"Our enemies are little worms. I saw them at Munich."
That was Hitler’s appraisal of the leaders of Britain and France he hosted in the Bavarian capital in 1938. British Prime Minister Neville Chamberlain had requested the meeting “to find a peaceful solution” to growing tension over Nazi Germany’s grievances and demands.
The outcome: an attempt to appease Hitler through the betrayal of Czechoslovakia. “Britain and France had to choose between war and dishonor,” Winston Churchill remarked at the time. “They chose dishonor. They will have war.”
In 1972, Munich again was linked to appeasement: Palestinian terrorists massacred 11 Israeli Olympic athletes. The group responsible was guided by Palestine Liberation Organization Chairman Yasser Arafat. Nevertheless, Arafat received more encouragement than condemnation: He was invited to address the UN where “the question of Palestine” rose to the top of the agenda; it has remained there ever since with no resolution in sight.
Against this backdrop, last weekend I attended the 43rd annual Munich Conference on Security Policy, a gathering of the international political elite: presidents and prime ministers, defense and foreign secretaries, ambassadors, scholars and journalists from more than 40 countries.

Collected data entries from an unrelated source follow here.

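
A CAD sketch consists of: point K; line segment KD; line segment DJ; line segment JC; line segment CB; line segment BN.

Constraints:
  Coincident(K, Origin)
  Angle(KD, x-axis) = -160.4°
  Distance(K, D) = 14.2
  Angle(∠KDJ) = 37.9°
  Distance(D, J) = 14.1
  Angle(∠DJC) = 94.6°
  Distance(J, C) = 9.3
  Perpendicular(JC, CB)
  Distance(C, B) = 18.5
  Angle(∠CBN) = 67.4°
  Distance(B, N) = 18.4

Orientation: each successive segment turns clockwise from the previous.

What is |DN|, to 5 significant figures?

7.0625

JC ⟂ CB, so CB runs at -117.90°; with |CB| = 18.5, B = (-6.2390, -13.573). ∠CBN = 67.4° gives BN at 129.50° from the x-axis; with |BN| = 18.4, N = (-17.943, 0.62489). Then |DN| = |N − D| = 7.0625.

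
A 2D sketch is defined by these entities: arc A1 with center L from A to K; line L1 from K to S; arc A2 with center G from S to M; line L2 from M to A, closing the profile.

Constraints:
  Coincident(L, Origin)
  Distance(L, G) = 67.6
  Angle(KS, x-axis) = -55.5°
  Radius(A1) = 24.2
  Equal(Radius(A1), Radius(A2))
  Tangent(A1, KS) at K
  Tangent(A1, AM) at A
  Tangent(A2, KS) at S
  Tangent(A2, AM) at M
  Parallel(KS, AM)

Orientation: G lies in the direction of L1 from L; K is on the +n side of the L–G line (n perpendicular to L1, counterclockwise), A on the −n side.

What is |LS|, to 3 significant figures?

71.8

The slot axis is L1's direction at -55.5°, so u = (cos -55.5°, sin -55.5°) = (0.566, -0.824) and n = (−sin -55.5°, cos -55.5°) = (0.824, 0.566). L is at the origin and G lies 67.6 along u from L, so G = 67.6·u = (38.3, -55.7). Tangency of A1 to both parallel lines with radius 24.2 puts K and A at L ± 24.2·n: K = (19.9, 13.7), A = (-19.9, -13.7). Equal radii place S and M the same way about G: S = G + 24.2·n = (58.2, -42.0), M = G − 24.2·n = (18.3, -69.4). Then |LS| = |S − L| = 71.8.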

The conference was opened by German Chancellor Angela Merkel. She surveyed a minefield of world crises but proposed little in the way of strategies to resolve them, other than “Peace through Dialogue” – the conference’s slogan prominently displayed in German and English behind her on the stage.
Senator Joseph Lieberman asked Merkel if there was not a “global moral responsibility to stop the genocide” of black Muslims in Sudan. She agreed there was, but added that before action could be contemplated “the African Union has to make clear what it thinks.”

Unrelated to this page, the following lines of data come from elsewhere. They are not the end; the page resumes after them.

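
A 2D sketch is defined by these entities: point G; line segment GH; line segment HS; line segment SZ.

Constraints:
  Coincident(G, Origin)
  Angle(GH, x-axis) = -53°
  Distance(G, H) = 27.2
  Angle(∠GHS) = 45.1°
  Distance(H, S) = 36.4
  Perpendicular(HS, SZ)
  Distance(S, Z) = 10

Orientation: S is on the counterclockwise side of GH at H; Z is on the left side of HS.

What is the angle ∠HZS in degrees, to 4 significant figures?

74.64°

G is at the origin; GH runs at -53.0° with length 27.2, so H = 27.2·(cos -53.0°, sin -53.0°) = (16.37, -21.72). ∠GHS = 45.1°, so HS runs at -53.0° + (180° − 45.1°) = 81.90° from the x-axis; with |HS| = 36.4, S = H + 36.4·(cos 81.90°, sin 81.90°) = (21.50, 14.31). The perpendicularity gives SZ at right angles to HS; with |SZ| = 10.0 on the left of HS, Z = S + 10.0·(-0.9900, 0.1409) = (11.60, 15.72). Then cos ∠HZS = ZH·ZS / (|ZH||ZS|), giving 74.64°.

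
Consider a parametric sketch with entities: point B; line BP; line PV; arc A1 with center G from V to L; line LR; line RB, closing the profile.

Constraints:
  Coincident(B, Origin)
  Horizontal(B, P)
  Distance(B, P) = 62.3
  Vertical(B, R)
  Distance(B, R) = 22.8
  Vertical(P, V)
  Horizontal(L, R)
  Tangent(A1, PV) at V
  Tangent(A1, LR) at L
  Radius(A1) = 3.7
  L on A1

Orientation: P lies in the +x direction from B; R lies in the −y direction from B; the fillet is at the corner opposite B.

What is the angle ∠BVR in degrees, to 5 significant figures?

20.443°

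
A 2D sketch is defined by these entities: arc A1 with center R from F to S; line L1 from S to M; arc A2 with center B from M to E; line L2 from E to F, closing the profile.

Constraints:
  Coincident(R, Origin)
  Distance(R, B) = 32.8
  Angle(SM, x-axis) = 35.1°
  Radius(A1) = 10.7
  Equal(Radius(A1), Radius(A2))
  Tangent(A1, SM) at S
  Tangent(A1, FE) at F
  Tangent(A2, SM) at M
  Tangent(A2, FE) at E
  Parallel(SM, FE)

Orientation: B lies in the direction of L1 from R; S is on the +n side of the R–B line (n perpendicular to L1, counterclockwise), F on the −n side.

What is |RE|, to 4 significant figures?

34.50

The slot axis is L1's direction at 35.1°, so u = (cos 35.1°, sin 35.1°) = (0.8181, 0.5750) and n = (−sin 35.1°, cos 35.1°) = (-0.5750, 0.8181). R is at the origin and B lies 32.8 along u from R, so B = 32.8·u = (26.84, 18.86). Tangency of A1 to both parallel lines with radius 10.7 puts S and F at R ± 10.7·n: S = (-6.153, 8.754), F = (6.153, -8.754). Equal radii place M and E the same way about B: M = B + 10.7·n = (20.68, 27.61), E = B − 10.7·n = (32.99, 10.11). Then |RE| = |E − R| = 34.50.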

Russia’s Vladimir Putin was the next world leader to take the microphone. He launched into a venomous attack on America, charging that because of Washington “nobody feels secure anymore because nobody can hide behind international law,”
The possibility that international law is not meant to conceal despots was not raised with him. However, Rep. Jane Harman did ask Putin to explain why he was selling nuclear technology and sophisticated surface-to-air missile systems to the regime in Tehran. “We don’t want Iran to feel cornered in a hostile region,” the Russian president said dismissively.
Only seven weeks into his new job, Secretary of Defense Robert Gates decided not to respond to Putin in kind. Instead, he remarked that the former KGB officer’s words “almost filled me with nostalgia for a less complex time. Almost. … One Cold War was quite enough.”
Finally, there was Ali Larijani, the Secretary of Iran’s Supreme National Security Council, playing the role of the indignant revolutionary deigning to address the benighted emissaries of a dying order. “What is important,” he sternly instructed, “is that the world undergoes fundamental changes.”
Cunningly, he appealed for multicultural tolerance: “In the West you have adopted secularism as the basis of democracy. Our democracy is based on Islamic thoughts.” Assuming the mantle of victim, he complained that “in the West, the defamation of the Prophet of Islam is being supported.”
As for Iran’s nuclear program, he insisted it is intended only to generate electricity. “We have no intention of aggression against any country,'' he said, sounding offended by the very thought. He added that, on the contrary, “We are a victim of terrorism.” At whose hands, he did not specify.
Larijani sternly set down the rules for those wishing to question him: He was not to be asked about “suspension of uranium enrichment, the Holocaust or Israel.”
Perhaps the sharpest rejoinder came from Sen. Lindsey Graham. “It must have been difficult for you to say what you said,” he told the Iranian official. “Because it was difficult for me to listen.”
Graham observed: “No one who denies the Holocaust can be trusted with nuclear materials.” And he advised Larijani to “Go visit Dachau,” the Nazi concentration camp preserved as a memorial in Munich’s bucolic suburbs; an unintended consequence of the policy of appeasement.
In contrast with Graham and other members of the American delegation – which included also Senators John McCain and Jon Kyl -- few European leaders seemed distressed by Larijani. If anything, they congratulated themselves for having invited him to Munich to begin a process of “peace though dialogue.”
As for what Larijani and his fellow Islamist revolutionaries think of their European hosts, one can only surmise. But I suspect it is not too far from the Führer’s appraisal of those he humiliated in Munich nearly 70 years ago.